The hardest part had been deciding where. Winnie wanted to scatter the ashes right off the deck-that way their father’s remains would become one with their property, one with Horizon. Garrett disagreed; he wanted to really hurt their mother by scattering the ashes somewhere she would never think of. After they’d bandied about several possibilities-the cornfields of Bart-lett Farm, the marshes around Miacomet Pond, the Easy Street boat basin-Garrett claimed he had the perfect place in mind. But they needed the car. Winnie was going to drive because technically Garrett was still grounded from the car. Winnie was nervous about driving in the dark but Garrett said he’d be right there in the passenger seat, helping. It would be easier, he said, without so many cars on the road.

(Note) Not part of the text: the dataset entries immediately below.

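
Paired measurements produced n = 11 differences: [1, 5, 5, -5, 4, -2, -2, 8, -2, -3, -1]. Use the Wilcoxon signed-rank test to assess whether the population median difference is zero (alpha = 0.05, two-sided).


Step 1: Drop any zero differences (none here) and take |d_i|.
|d| = [1, 5, 5, 5, 4, 2, 2, 8, 2, 3, 1]
Step 2: Midrank |d_i| (ties get averaged ranks).
ranks: |1|->1.5, |5|->9, |5|->9, |5|->9, |4|->7, |2|->4, |2|->4, |8|->11, |2|->4, |3|->6, |1|->1.5
Step 3: Attach original signs; sum ranks with positive sign and with negative sign.
W+ = 1.5 + 9 + 9 + 7 + 11 = 37.5
W- = 9 + 4 + 4 + 4 + 6 + 1.5 = 28.5
(Check: W+ + W- = 66 should equal n(n+1)/2 = 66.)
Step 4: Test statistic W = min(W+, W-) = 28.5.
Step 5: Ties in |d|, so use the tie-corrected normal approximation.
        E[W] = n(n+1)/4 = 11*12/4 = 33.
        Tie groups: |d|=1 (t=2), |d|=2 (t=3), |d|=5 (t=3); sum(t^3 - t) = 54.
        Var[W] = n(n+1)(2n+1)/24 - sum(t^3-t)/48 = 3036/24 - 54/48 = 125.375.
        z = (W - E[W]) / sqrt(Var[W]) = (28.5 - 33) / 11.1971 = -0.4019.
        Two-sided p = 2*Phi(z) = 0.687765.
Step 6: alpha = 0.05. fail to reject H0.

W+ = 37.5, W- = 28.5, W = min = 28.5, p = 0.687765, fail to reject H0.


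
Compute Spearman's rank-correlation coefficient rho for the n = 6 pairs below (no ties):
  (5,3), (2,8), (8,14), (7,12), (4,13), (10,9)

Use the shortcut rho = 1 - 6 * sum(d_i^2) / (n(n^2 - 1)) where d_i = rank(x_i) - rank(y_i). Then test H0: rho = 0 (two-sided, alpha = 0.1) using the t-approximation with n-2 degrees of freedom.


Step 1: Rank x and y separately (midranks; no ties here).
rank(x): 5->3, 2->1, 8->5, 7->4, 4->2, 10->6
rank(y): 3->1, 8->2, 14->6, 12->4, 13->5, 9->3
Step 2: d_i = R_x(i) - R_y(i); compute d_i^2.
  (3-1)^2=4, (1-2)^2=1, (5-6)^2=1, (4-4)^2=0, (2-5)^2=9, (6-3)^2=9
sum(d^2) = 24.
Step 3: rho = 1 - 6*24 / (6*(6^2 - 1)) = 1 - 144/210 = 0.314286.
Step 4: Under H0, t = rho * sqrt((n-2)/(1-rho^2)) = 0.6621 ~ t(4).
Step 5: Two-sided p-value from the t-distribution with 4 df = 0.544093.
Step 6: alpha = 0.1. fail to reject H0.

rho = 0.3143, p = 0.544093, fail to reject H0 at alpha = 0.1.


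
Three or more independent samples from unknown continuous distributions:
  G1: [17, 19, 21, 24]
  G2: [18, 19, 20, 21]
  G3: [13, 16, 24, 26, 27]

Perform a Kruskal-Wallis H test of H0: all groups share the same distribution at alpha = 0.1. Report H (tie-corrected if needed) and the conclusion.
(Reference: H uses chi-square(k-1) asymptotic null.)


Step 1: Combine all N = 13 observations and assign midranks.
sorted (value, group, rank): (13,G3,1), (16,G3,2), (17,G1,3), (18,G2,4), (19,G1,5.5), (19,G2,5.5), (20,G2,7), (21,G1,8.5), (21,G2,8.5), (24,G1,10.5), (24,G3,10.5), (26,G3,12), (27,G3,13)
Step 2: Sum ranks within each group.
R_1 = 27.5 (n_1 = 4)
R_2 = 25 (n_2 = 4)
R_3 = 38.5 (n_3 = 5)
Step 3: H = 12/(N(N+1)) * sum(R_i^2/n_i) - 3(N+1)
     = 12/(13*14) * (27.5^2/4 + 25^2/4 + 38.5^2/5) - 3*14
     = 0.065934 * 641.763 - 42
     = 0.314011.
Step 4: Ties present; correction factor C = 1 - 18/(13^3 - 13) = 0.991758. Corrected H = 0.314011 / 0.991758 = 0.316620.
Step 5: Under H0, H ~ chi^2(2); p-value = 0.853585.
Step 6: alpha = 0.1. fail to reject H0.

H = 0.3166, df = 2, p = 0.853585, fail to reject H0.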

They climbed in the Rover, just barely clicking their doors shut. Winnie held the keys. They felt foreign in her hand and Winnie was reminded of the only time she ever smoked a cigarette and she wasn’t sure how to hold it. She wiggled the key into the ignition and took a breath. This was the biggest risk: that Beth would hear the car. But, as Garrett pointed out, even if she did hear it, it would be too late. They’d be gone and she would have no way to follow them.

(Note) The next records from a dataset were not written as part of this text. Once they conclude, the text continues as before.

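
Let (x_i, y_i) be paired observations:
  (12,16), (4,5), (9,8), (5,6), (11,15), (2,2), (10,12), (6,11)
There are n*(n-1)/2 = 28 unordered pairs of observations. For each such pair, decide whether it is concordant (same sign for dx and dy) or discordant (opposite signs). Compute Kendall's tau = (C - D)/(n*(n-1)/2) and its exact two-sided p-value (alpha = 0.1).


Step 1: Enumerate the 28 unordered pairs (i,j) with i<j and classify each by sign(x_j-x_i) * sign(y_j-y_i).
  (1,2):dx=-8,dy=-11->C; (1,3):dx=-3,dy=-8->C; (1,4):dx=-7,dy=-10->C; (1,5):dx=-1,dy=-1->C
  (1,6):dx=-10,dy=-14->C; (1,7):dx=-2,dy=-4->C; (1,8):dx=-6,dy=-5->C; (2,3):dx=+5,dy=+3->C
  (2,4):dx=+1,dy=+1->C; (2,5):dx=+7,dy=+10->C; (2,6):dx=-2,dy=-3->C; (2,7):dx=+6,dy=+7->C
  (2,8):dx=+2,dy=+6->C; (3,4):dx=-4,dy=-2->C; (3,5):dx=+2,dy=+7->C; (3,6):dx=-7,dy=-6->C
  (3,7):dx=+1,dy=+4->C; (3,8):dx=-3,dy=+3->D; (4,5):dx=+6,dy=+9->C; (4,6):dx=-3,dy=-4->C
  (4,7):dx=+5,dy=+6->C; (4,8):dx=+1,dy=+5->C; (5,6):dx=-9,dy=-13->C; (5,7):dx=-1,dy=-3->C
  (5,8):dx=-5,dy=-4->C; (6,7):dx=+8,dy=+10->C; (6,8):dx=+4,dy=+9->C; (7,8):dx=-4,dy=-1->C
Step 2: C = 27, D = 1, total pairs = 28.
Step 3: tau = (C - D)/(n(n-1)/2) = (27 - 1)/28 = 0.928571.
Step 4: Exact two-sided p-value (enumerate n! = 40320 permutations of y under H0): p = 0.000397.
Step 5: alpha = 0.1. reject H0.

tau_b = 0.9286 (C=27, D=1), p = 0.000397, reject H0.


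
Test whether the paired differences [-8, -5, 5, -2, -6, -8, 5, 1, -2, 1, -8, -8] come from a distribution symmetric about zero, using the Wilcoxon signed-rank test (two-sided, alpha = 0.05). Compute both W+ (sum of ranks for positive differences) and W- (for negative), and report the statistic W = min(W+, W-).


Step 1: Drop any zero differences (none here) and take |d_i|.
|d| = [8, 5, 5, 2, 6, 8, 5, 1, 2, 1, 8, 8]
Step 2: Midrank |d_i| (ties get averaged ranks).
ranks: |8|->10.5, |5|->6, |5|->6, |2|->3.5, |6|->8, |8|->10.5, |5|->6, |1|->1.5, |2|->3.5, |1|->1.5, |8|->10.5, |8|->10.5
Step 3: Attach original signs; sum ranks with positive sign and with negative sign.
W+ = 6 + 6 + 1.5 + 1.5 = 15
W- = 10.5 + 6 + 3.5 + 8 + 10.5 + 3.5 + 10.5 + 10.5 = 63
(Check: W+ + W- = 78 should equal n(n+1)/2 = 78.)
Step 4: Test statistic W = min(W+, W-) = 15.
Step 5: Ties in |d|, so use the tie-corrected normal approximation.
        E[W] = n(n+1)/4 = 12*13/4 = 39.
        Tie groups: |d|=1 (t=2), |d|=2 (t=2), |d|=5 (t=3), |d|=8 (t=4); sum(t^3 - t) = 96.
        Var[W] = n(n+1)(2n+1)/24 - sum(t^3-t)/48 = 3900/24 - 96/48 = 160.5.
        z = (W - E[W]) / sqrt(Var[W]) = (15 - 39) / 12.6689 = -1.8944.
        Two-sided p = 2*Phi(z) = 0.058171.
Step 6: alpha = 0.05. fail to reject H0.

W+ = 15, W- = 63, W = min = 15, p = 0.058171, fail to reject H0.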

Winnie backed out of the driveway. Garrett peered through the windshield at the house and Winnie nervously glanced at her mother’s bedroom window. Nothing. Winnie pulled onto the dirt road, and when she was a safe distance from the house, she switched on the headlights.

Garrett leaned back in his seat, the urn in his lap. “Home free,” he said.

“Now will you please tell me where we’re going?” Winnie said. She resented the fact that Garrett got to choose their father’s final resting place. Winnie had also suggested scattering the ashes into the ocean-maybe because she was a swimmer, and felt more at home in the water than she did on dry land. But Garrett protested. No way, he’d said. Not the water. He’d referred to the map on his bedroom wall. Dad will end up in Portugal. Or the Canary Islands.

“We’re going to Quidnet,” Garrett said.